Ruotando indietro le lancette dell’orologio della storia fino a poco prima della presa della Bastiglia, infatti, possiamo osservare una situazione piuttosto difficile: a fronte di una domanda di vino nelle grandi città del Regno in continuo aumento, bisogna infatti considerare il cattivo stato dell’acqua potabile, divenuta insufficiente e spesso contaminata. Le porte dei centri principali erano presidiate dalle “barrières d’octroi”, sorta di dogane attraverso le quali passava ogni merce e che riscuotevano su esse una sorta di diritto di entrata, che per il vino era divenuto via via sempre più alto, al punto che il vino “ordinario” costava entro le mura fino a tre volte rispetto ai sobborghi. Bisogna tenere anche conto del fatto che, in pratica, questa tassa andava a colpire essenzialmente la gente comune, in quanto la maggior parte dell’aristocrazia e della borghesia abbiente possedeva propri vigneti.

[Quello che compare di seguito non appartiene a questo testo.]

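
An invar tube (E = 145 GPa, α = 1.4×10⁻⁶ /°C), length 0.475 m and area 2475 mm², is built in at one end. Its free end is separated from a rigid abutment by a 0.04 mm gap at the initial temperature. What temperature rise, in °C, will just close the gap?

The gap closes when αΔT L = 0.04 mm, since the tube is still unstressed at that instant.
ΔT = 0.04 / (1.4×10⁻⁶ × 475) = 60.15 °C.

ΔT ≈ 60.2 °C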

Vino di contrabbando. Questo stato di cose aveva fatto nascere luoghi di commercio e vendita al di fuori delle mura delle città, chiamati “guiguettes”, che servivano anche da base per la ovvia attività di contrabbando che era nata con lo scopo di introdurre vino all’interno delle mura stesse, senza pagare alcuna tassa.
L’articolo segnala in particolare, tra i sistemi più fantasiosi, nientemeno che una catapulta usata per “sparare” otri oltre le mura, un condotto sotterraneo e anche un trasporto via mongolfiera.
Uno dei più intraprendenti tra questi contrabbandieri, tale Monnier, agiva a Parigi, e sembrerebbe essere stato uno degli organizzatori, se non addirittura il leader, nientemeno che della presa della Bastiglia, soffiando sul fuoco del malcontento degli “assetati”. Monnier non agì ovviamente per il bene comune, quanto per il tornaconto personale di cui avrebbe beneficiato dal disordine sociale che avrebbe causato.
Una volta avviata la rivoluzione, i nuovi “governanti” della capitale pensarono all’abolizione dell’odioso balzello: la decisione, nonostante la perdita economica che avrebbe significato per le casse e il venir meno di qualunque controllo sulla qualità del prodotto, venne alla fine presa. Bisognerà attendere il 1804, e Napoleone, per vedere reintrodotta la tassa sui prodotti alcolici, sotto il nome di “droit à l’inventaire”.